Harian The Jakarta Post mungkin termasuk suratkabar pertama di Indonesia yang memakai byline. Kebijakan itu diterpakan mulai tahun 2001 silam. Hasilnya, wartawan The Jakarta Post dipaksa menulis lebih baik lagi karena kalau ada kesalahan atau ada yang melenceng, nama mereka segera diketahui publik (Harsono, 2010, h. 44).

Menurut saya, fenomena byline yang sering diabaikan ini menjadi kritik media dari segi akuntabilitas dan tanggung jawab. Byline tidak bisa diremehkan untuk sebuah pemenuhan unsur berita yang kredibel. Media cetak saat ini yang tersisa terutama idealnya segera memakai byline meskipun terlihat sangat terlambat.
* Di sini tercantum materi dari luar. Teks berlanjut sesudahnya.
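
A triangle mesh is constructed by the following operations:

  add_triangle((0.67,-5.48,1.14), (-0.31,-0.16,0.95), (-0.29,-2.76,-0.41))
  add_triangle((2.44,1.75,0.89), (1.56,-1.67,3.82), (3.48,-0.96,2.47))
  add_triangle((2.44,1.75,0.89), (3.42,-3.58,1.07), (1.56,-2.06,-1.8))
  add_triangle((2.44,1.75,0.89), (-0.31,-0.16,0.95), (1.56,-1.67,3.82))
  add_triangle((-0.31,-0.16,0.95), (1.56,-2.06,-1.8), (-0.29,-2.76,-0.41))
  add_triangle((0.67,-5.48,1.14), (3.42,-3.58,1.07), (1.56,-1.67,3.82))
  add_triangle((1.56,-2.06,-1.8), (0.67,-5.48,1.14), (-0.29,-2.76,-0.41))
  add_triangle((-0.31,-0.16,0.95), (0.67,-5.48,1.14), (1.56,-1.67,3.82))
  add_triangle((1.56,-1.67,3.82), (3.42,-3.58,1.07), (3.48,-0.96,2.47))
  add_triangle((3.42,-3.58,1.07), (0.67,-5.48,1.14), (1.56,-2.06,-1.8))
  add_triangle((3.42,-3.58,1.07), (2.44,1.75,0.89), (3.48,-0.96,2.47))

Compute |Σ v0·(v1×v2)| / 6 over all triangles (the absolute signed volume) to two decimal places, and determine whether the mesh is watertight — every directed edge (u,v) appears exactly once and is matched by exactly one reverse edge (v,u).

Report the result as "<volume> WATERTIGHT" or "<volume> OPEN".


Per-triangle v0·(v1×v2)/6:
  t1: +0.8216
  t2: +3.2072
  t3: +5.5827
  t4: +1.2881
  t5: -0.5942
  t6: +9.0560
  t7: +2.4529
  t8: +2.1804
  t9: +5.1243
  t10: +6.4588
  t11: +3.1950
Σ = +38.7728 → |volume| = 38.77

Directed edges: 33 total; 3 unmatched, e.g. (1.56,-2.06,-1.8)→(2.44,1.75,0.89) → open.

38.77 OPEN


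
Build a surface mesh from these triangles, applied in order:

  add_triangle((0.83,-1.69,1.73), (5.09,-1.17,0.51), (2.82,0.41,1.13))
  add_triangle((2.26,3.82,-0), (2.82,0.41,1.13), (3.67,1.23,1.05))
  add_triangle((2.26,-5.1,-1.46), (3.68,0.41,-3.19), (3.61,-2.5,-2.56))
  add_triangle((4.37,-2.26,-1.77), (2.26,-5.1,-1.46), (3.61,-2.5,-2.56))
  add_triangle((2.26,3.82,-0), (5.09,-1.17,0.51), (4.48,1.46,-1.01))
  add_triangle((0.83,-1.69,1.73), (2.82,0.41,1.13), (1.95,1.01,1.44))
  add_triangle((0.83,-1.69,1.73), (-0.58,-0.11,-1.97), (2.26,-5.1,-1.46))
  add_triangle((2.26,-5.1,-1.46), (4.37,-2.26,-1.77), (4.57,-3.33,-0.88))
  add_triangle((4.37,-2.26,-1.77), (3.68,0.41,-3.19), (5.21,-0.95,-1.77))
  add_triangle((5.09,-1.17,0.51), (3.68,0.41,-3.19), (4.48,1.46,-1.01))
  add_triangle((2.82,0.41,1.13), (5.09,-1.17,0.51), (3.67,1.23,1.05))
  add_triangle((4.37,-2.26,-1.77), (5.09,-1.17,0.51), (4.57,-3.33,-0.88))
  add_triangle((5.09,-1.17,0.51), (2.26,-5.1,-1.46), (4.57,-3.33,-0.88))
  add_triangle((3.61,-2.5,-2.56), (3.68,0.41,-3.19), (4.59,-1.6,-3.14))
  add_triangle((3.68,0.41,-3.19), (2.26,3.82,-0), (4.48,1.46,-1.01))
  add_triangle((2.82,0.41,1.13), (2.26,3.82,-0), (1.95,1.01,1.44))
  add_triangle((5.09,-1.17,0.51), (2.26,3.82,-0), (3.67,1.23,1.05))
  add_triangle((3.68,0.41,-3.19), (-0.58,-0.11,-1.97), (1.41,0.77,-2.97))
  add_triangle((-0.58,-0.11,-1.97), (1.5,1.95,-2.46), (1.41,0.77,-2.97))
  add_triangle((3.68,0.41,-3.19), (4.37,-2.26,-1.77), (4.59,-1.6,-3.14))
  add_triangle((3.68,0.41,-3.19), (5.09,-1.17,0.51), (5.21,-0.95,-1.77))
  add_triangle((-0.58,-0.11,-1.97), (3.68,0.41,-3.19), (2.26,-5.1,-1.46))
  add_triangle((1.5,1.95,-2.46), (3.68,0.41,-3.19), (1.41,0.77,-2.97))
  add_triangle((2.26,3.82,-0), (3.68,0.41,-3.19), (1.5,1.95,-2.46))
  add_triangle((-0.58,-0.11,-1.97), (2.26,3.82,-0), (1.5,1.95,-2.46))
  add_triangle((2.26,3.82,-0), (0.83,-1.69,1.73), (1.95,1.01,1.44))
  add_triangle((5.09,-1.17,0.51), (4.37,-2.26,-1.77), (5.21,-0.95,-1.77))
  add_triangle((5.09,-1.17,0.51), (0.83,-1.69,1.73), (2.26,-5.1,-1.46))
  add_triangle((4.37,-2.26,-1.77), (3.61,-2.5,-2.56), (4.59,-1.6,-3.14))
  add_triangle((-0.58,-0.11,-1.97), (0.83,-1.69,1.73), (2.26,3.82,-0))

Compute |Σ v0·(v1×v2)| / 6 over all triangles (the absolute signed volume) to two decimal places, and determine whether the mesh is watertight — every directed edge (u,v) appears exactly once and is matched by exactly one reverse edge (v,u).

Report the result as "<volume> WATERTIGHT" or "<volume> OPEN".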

Sedangkan media online, penulisan byline tampaknya sudah dipenuhi, tetapi alangkah lebih baiknya ada pengkategorian. Yaitu ketika mengakses nama penulis laporan, kita akan disuguhkan seluruh tulisan-tulisannya. Darisitu, pembaca bisa mengetahui dan sekaligus menandai kredibilitas dari penulis dan gaya bahasa yang bisa menjadi ciri. Sehingga kesalahanpun tidak selalu dibebankan kepada institusi. Terutama sebenarnya demi memenuhi produk jurnalistik yang kredibel sesuai kode etik dan aturan-aturan yang sudah disepakati.